Contudo, a defesa contestou a validade dessas provas, destacando a ausência de reconhecimento formal por parte das vítimas e a fragilidade da confissão, que sequer havia sido documentada de forma juridicamente adequada.
Falta de elementos de corroboração
A Corte entendeu que, para que o testemunho policial possua valor probatório suficiente para fundamentar uma condenação penal, ele precisa ser corroborado por outros elementos de prova. O relator do caso, juiz convocado Otávio de Almeida Toledo, reforçou que:
"As palavras dos agentes policiais — conquanto gozem, pelo prisma administrativo, de presunção de veracidade —, para fins de validade e eficácia probatória no bojo da persecução criminal, devem ser cotejadas com demais provas coligidas aos autos."
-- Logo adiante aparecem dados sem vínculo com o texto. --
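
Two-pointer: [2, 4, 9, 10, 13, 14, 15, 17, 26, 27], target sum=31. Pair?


Two pointers: lo=0, hi=9
Found pair: (4, 27) summing to 31


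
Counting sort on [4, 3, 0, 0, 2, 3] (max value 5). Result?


Count array: [2, 0, 1, 2, 1, 0]
Reconstruct: [0, 0, 2, 3, 3, 4]


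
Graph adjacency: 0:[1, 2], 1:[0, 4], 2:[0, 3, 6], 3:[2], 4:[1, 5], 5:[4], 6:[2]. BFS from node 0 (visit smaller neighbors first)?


BFS queue: start with [0]
Visit order: [0, 1, 2, 4, 3, 6, 5]


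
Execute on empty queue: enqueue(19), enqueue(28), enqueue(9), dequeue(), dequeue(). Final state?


enqueue(19) -> [19]
enqueue(28) -> [19, 28]
enqueue(9) -> [19, 28, 9]
dequeue() returns 19 -> [28, 9]
dequeue() returns 28 -> [9]
Final queue (front to back): [9]


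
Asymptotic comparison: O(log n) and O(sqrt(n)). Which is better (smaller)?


logarithmic grows slower than sublinear
O(log n) is asymptotically smaller; O(sqrt(n)) grows faster


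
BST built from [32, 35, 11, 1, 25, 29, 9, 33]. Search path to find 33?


BST root = 32
Search for 33: compare at each node
Path: [32, 35, 33]


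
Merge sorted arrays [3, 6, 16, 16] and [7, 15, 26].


Compare heads, take smaller each step.
Merged: [3, 6, 7, 15, 16, 16, 26]


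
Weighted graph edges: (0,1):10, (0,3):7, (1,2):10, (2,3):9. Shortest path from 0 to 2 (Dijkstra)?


Dijkstra from 0:
Distances: {0: 0, 1: 10, 2: 16, 3: 7}
Shortest distance to 2 = 16, path = [0, 3, 2]


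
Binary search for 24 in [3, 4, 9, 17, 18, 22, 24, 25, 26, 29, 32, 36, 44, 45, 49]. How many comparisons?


Search for 24:
[0,14] mid=7 arr[7]=25
[0,6] mid=3 arr[3]=17
[4,6] mid=5 arr[5]=22
[6,6] mid=6 arr[6]=24
Total: 4 comparisons


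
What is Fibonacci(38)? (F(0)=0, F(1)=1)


F(n)=F(n-1)+F(n-2)
...F(36)=14930352, F(37)=24157817, F(38)=39088169


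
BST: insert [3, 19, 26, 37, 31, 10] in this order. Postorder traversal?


Root = 3; build tree by BST insertion.
Postorder traversal: [10, 31, 37, 26, 19, 3]


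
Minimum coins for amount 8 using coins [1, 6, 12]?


dp[0]=0; dp[i]=1+min(dp[i-c] for c in coins)
...dp[3]=3, dp[4]=4, dp[5]=5, dp[6]=1, dp[7]=2, dp[8]=3
Minimum coins for 8 = 3


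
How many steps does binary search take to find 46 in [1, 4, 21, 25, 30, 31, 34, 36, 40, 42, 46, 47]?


Search for 46:
[0,11] mid=5 arr[5]=31
[6,11] mid=8 arr[8]=40
[9,11] mid=10 arr[10]=46
Total: 3 comparisons


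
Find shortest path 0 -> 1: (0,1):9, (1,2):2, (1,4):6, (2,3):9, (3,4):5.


Dijkstra from 0:
Distances: {0: 0, 1: 9, 2: 11, 3: 20, 4: 15}
Shortest distance to 1 = 9, path = [0, 1]


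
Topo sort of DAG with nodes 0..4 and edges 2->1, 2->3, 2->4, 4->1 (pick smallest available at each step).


Kahn's algorithm, process smallest node first
Order: [0, 2, 3, 4, 1]


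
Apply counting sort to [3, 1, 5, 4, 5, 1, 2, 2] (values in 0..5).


Count array: [0, 2, 2, 1, 1, 2]
Reconstruct: [1, 1, 2, 2, 3, 4, 5, 5]


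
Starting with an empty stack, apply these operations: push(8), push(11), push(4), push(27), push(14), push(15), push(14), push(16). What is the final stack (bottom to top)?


push(8) -> [8]
push(11) -> [8, 11]
push(4) -> [8, 11, 4]
push(27) -> [8, 11, 4, 27]
push(14) -> [8, 11, 4, 27, 14]
push(15) -> [8, 11, 4, 27, 14, 15]
push(14) -> [8, 11, 4, 27, 14, 15, 14]
push(16) -> [8, 11, 4, 27, 14, 15, 14, 16]
Final stack (bottom to top): [8, 11, 4, 27, 14, 15, 14, 16]


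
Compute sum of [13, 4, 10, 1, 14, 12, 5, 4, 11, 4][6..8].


Prefix sums: [0, 13, 17, 27, 28, 42, 54, 59, 63, 74, 78]
Sum[6..8] = prefix[9] - prefix[6] = 74 - 54 = 20


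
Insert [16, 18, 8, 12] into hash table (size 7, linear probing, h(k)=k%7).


Insertions: 16->slot 2; 18->slot 4; 8->slot 1; 12->slot 5
Table: [None, 8, 16, None, 18, 12, None]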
Esse parecer está alinhado com o princípio do “livre convencimento motivado” e com a exigência de corroboração probatória, também conhecida como “corroborative evidence”.
Lacuna entre fatos e julgamento
Outro ponto crítico identificado pelos magistrados diz respeito ao intervalo de tempo excessivo — oito anos — entre os fatos narrados pelos policiais e a primeira audiência judicial. Essa distância temporal compromete a precisão dos depoimentos e favorece distorções da memória, inclusive nas testemunhas oficiais.
O acusado foi absolvido, portanto, com base no princípio in dubio pro reo. A inexistência de indícios materiais ou provas adicionais impediu a manutenção da condenação.
Precedentes e contexto jurisprudencial
A decisão segue a linha adotada por decisões anteriores da mesma Corte. Entre elas, destacam-se:
- A anulação de condenações baseadas em “testemunhos de ouvir dizer”.
- O entendimento de que, na ausência de gravações por body cams em abordagens policiais, os relatos dos agentes devem ser submetidos a escrutínio mais rigoroso.
- Posicionamentos reiterados de que provas indiretas, isoladas ou frágeis não são suficientes para levar um réu a julgamento ou condenação.
Esses parâmetros ajudam a preservar a coerência do sistema penal diante do risco de condenações equivocadas com base apenas na presunção da autoridade policial.
Processo judicial
A decisão unânime foi proferida no julgamento do Agravo em Recurso Especial (AREsp) 2.514.195, e teve como advogado de defesa o criminalista Bruno Cilurzo Barozzi. O STJ reforçou, assim, a interpretação constitucional de que ninguém pode ser considerado culpado sem que haja prova judicial segura e válida de sua responsabilidade penal.
Ainda que o testemunho policial continue sendo uma ferramenta importante para a persecução criminal, sua insuficiência para sustentar, por si só, uma condenação penal reforça os limites entre a atuação policial e o devido processo legal.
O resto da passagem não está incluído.